The sell-off was exacerbated by massive outflows from U.S. spot Bitcoin ETFs on May 27, which bled $733.43 million. BlackRock's IBIT led the exodus with a record $527.84 million outflow in a single day. This marks a continued weakening of spot demand, which had already turned negative over the preceding two weeks, leaving the $74,000 floor vulnerable after a shallow weekend bounce.
On-chain data adds further pressure. Glassnode reveals that the Short-Term Holder Cost Basis, reflecting the average entry of coins moved in the last 155 days, sits at approximately $78,000. Converging almost exactly at that level is the True Market Mean, currently near $78,300—a metric that has historically separated bull and bear market regimes. With BTC now stalled below this dual resistance, the average recent buyer is underwater, potentially triggering cascading sell pressure if demand fails to return.
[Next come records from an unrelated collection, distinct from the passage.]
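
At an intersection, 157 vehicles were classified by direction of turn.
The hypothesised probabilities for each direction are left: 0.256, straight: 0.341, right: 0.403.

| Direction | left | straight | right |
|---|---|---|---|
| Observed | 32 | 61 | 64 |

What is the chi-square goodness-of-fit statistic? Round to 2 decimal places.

2.72

Expected counts E_i = n·p_i: 157×0.256 = 40.192, 157×0.341 = 53.537, 157×0.403 = 63.271.
left: (32 − 40.192)²/40.192 = 67.108864/40.192 = 1.670
straight: (61 − 53.537)²/53.537 = 55.696369/53.537 = 1.040
right: (64 − 63.271)²/63.271 = 0.531441/63.271 = 0.008
Sum = 2.72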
Analyst Benjamin Cowen flagged June as a historically weak month in midterm years, suggesting a Q4 low could mark the cycle bottom. Meanwhile, Glassnode's Realized Profit/Loss Ratio of 1.56, while indicating net positive capital flow since the $60,000 floor, remains well below the 2–5 range typical of early-stage bull markets. The convergence of these technical and on-chain headwinds paints a cautious picture for Bitcoin's near-term trajectory.